Probably the biggest project of “Electrical Month” – wiring and power distribution – was finally completed today. I’m a firm believer in the saying “if it ain’t broke, don’t fix it”, and some could argue that my power distribution panels weren’t broken, but I’d disagree.
To turn on the bilge pump (which had no automatic switching), I first had to turn on the “Sump Pump” breaker on the distribution panel (for the shower drain) and then pull an aftermarket switch labeled “bilge pump” bolted into the fiberglass bulkhead.
The deck light that lights up the foredeck of my boat was wired to the “Cabin Lighting” breaker and then to its own aftermarket “Deck Light” switch.
Inspecting all of these switches revealed bare wire, corrosion, and unprotected circuits – on top of no automatic bilge pump switching – that all presented a serious safety hazard. Must rectify!

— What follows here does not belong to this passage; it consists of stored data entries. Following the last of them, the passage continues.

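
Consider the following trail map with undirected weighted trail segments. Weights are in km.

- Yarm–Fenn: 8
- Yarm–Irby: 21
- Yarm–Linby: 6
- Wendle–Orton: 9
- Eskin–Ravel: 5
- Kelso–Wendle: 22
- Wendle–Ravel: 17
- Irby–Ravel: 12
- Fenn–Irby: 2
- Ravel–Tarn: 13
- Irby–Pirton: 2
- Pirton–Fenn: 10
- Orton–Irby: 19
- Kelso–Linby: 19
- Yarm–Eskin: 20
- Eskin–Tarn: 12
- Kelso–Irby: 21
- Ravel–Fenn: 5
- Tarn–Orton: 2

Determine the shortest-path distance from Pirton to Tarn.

Shortest distances from Pirton:
Pirton: 0
Irby: 2  (via Pirton)
Fenn: 4  (via Irby)
Ravel: 9  (via Fenn)
Yarm: 12  (via Fenn)
Eskin: 14  (via Ravel)
Linby: 18  (via Yarm)
Orton: 21  (via Irby)
Tarn: 22  (via Ravel)
Shortest route: Pirton → Irby → Fenn → Ravel → Tarn = 22 km.

22 km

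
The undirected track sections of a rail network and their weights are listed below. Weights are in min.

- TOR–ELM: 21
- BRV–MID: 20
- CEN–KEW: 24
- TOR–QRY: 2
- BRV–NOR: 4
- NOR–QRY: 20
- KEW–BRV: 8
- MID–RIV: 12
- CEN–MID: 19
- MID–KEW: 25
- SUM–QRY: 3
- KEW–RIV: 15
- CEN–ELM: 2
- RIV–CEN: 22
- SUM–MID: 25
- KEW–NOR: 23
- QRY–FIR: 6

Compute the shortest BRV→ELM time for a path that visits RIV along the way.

Shortest BRV→RIV: BRV → KEW → RIV = 23
Shortest RIV→ELM: RIV → CEN → ELM = 24
Total via RIV: 23 + 24 = 47 min.

47 min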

This whole thing started with the fact that I had no automatic bilge pump switch, i.e. if water entered my boat from somewhere and I wasn’t there to turn on the pump myself, the boat could sink. This was a shocker even for small boat electrical systems, but it didn’t seem to be too important to any of the owners in the previous thirty years.
I purchased an Ultra Pumpswitch Senior that is essentially a floating magnet inside a plastic tube down in my bilge, protected from debris, and when the magnet floats high enough inside the tube it turns on the switch and activates the pump. I didn’t want this switch on the breaker panel because I wanted it to always have battery power, even if the master battery switch was turned off.
This meant that I’d have to wire it directly to the battery and install an inline fuse, something that can become a little messy and potentially unsafe with too many wires going directly to the battery terminals.
To address this, I installed a Blue Sea Systems Dual Battery Main Distribution Panel. This is a battery isolation switch on a panel that also has protected circuits that are always connected to battery power, regardless of the position of the battery switch.
The isolation switch also isolates my starting battery from my house battery circuits, always ensuring that my starting battery has enough juice to start the motor with the option to combine all the batteries if needed.
I finished the bilge pump installation with a Rule three-way switch, enabling me to manually activate the bilge pump when desired. Phew…there, now I have an automatic bilge pump.
Now I had to do something about those corroded wires and piecemeal switch configurations.
I purchased separate AC and DC panels, also made from Blue Sea Systems, one of the leaders in marine electronics and boat wiring panels. These panels have all the fancy backlit labels and LED indicator lights, but more importantly, the DC panel comes with a digital multimeter allowing me to monitor my battery charge state and amperage consumption. It and my AC panel also have room for expansion, so I don’t have to keep adding random switches in random places about the boat.
After removing the old panel, I noticed some corrosion on some of the wires. I never did nail down the source of the corrosion (more important than replacing them), but I’ll keep an eye on them. I still got those wires replaced – another two days’ work – and would urge any used boat owner to inspect their wiring all the way from the batteries to the distribution panels to the load.
This entire portion of my upgrades cost over $1,500, but since faulty wiring is the leading cause of boat fires, I didn’t want to skimp on quality or cut corners – that’s boat wiring basics!
Then again, I seem to be using that argument about every system.